Soweit der Kläger in der Begründung seines Zulassungsantrags vom 13.4.2018 – ebenfalls mit Blick auf den § 124 Abs. 2 Nr. 1 VwGO – auf zwischenzeitlich durchgeführte Besprechungen mit den Bundesnaturschutzbehörden, in denen diese auf Verstöße gegen „umweltschutzrechtliche“ Vorgaben und – vor allem – eine Subventionsschädlichkeit der Durchführung des Vorhabens an dem Standort Betzenhölle verwiesen haben, woraufhin die Beigeladene von ihren Ansiedlungsplanungen „keinen“ Abstand genommen habe, hingewiesen hat, trifft das, wie bereits ausgeführt, nicht einmal (mehr) zu.
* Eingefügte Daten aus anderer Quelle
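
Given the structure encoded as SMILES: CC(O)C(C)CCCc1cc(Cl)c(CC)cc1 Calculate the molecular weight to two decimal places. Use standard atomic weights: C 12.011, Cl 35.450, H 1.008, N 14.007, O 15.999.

First, the molecular formula is C15H23ClO (counting implicit H from valence).
  C: 15 × 12.011 = 180.165
  Cl: 1 × 35.450 = 35.450
  H: 23 × 1.008 = 23.184
  O: 1 × 15.999 = 15.999
Sum: 15×12.011 + 1×35.450 + 23×1.008 + 1×15.999 = 254.798 → 254.80 g/mol.

254.80 g/mol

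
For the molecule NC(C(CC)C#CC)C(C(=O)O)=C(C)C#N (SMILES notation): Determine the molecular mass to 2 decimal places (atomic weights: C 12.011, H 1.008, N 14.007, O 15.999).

220.27 g/mol

First, the molecular formula is C12H16N2O2 (counting implicit H from valence).
  C: 12 × 12.011 = 144.132
  H: 16 × 1.008 = 16.128
  N: 2 × 14.007 = 28.014
  O: 2 × 15.999 = 31.998
Sum: 12×12.011 + 16×1.008 + 2×14.007 + 2×15.999 = 220.272 → 220.27 g/mol.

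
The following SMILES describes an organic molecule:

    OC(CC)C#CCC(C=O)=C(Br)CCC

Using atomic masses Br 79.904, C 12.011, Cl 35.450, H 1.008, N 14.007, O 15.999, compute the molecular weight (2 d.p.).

First, the molecular formula is C12H17BrO2 (counting implicit H from valence).
  Br: 1 × 79.904 = 79.904
  C: 12 × 12.011 = 144.132
  H: 17 × 1.008 = 17.136
  O: 2 × 15.999 = 31.998
Sum: 1×79.904 + 12×12.011 + 17×1.008 + 2×15.999 = 273.170 → 273.17 g/mol.

273.17 g/mol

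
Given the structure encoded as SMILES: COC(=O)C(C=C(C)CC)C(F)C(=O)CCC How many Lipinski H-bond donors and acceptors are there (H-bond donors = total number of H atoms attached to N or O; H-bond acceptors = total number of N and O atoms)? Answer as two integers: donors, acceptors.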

Hinsichtlich der auch in dem Zusammenhang geäußerten Bewertung, eine der Beigeladenen „in dem Raumordnungsverfahren ... bereits zugesagte Ansiedlung“ verstoße „massiv gegen Umweltinteressen“ und gegen das wirtschaftliche Förderinteresse der LIK.Nord, kann zur Vermeidung von Wiederholungen auf das zuvor Gesagte Bezug genommen werden. Ein Raumordnungsverfahren wurde nie eingeleitet. Die Vorabklärung einer Verfügbarkeit der für den Markt benötigten Flächen auf Grundstücken des Saarforsts führte zur Aufgabe der Planung. Den Akten ist auch nicht zu entnehmen, dass die Beigeladene sich auf „verbindliche Zusagen“ berufen hätte. Der Beklagte ist im Übrigen für die Einleitung eines Raumordnungsverfahrens nicht zuständig. Ob ein solches Ansiedlungsvorhaben von Seiten damit befasster öffentlicher Stellen (wohlgemerkt:) im Rahmen des rechtlich Zulässigen als wünschenswert angesehen wird oder nicht, ist legitim, aber eine ganz andere Frage. Letzteres gilt in gleichem Maße für Besorgnisse des Bürgermeisters einer einen Kaufkraftverlust in ihrem Bereich gewärtigenden Nachbargemeinde der Kreisstadt Neunkirchen. Auch diese politischen Erwägungen hätten für die vorliegende Bewertung keine Bedeutung, wenngleich sie ein gesteigertes Informationsinteresse hätten begründen können.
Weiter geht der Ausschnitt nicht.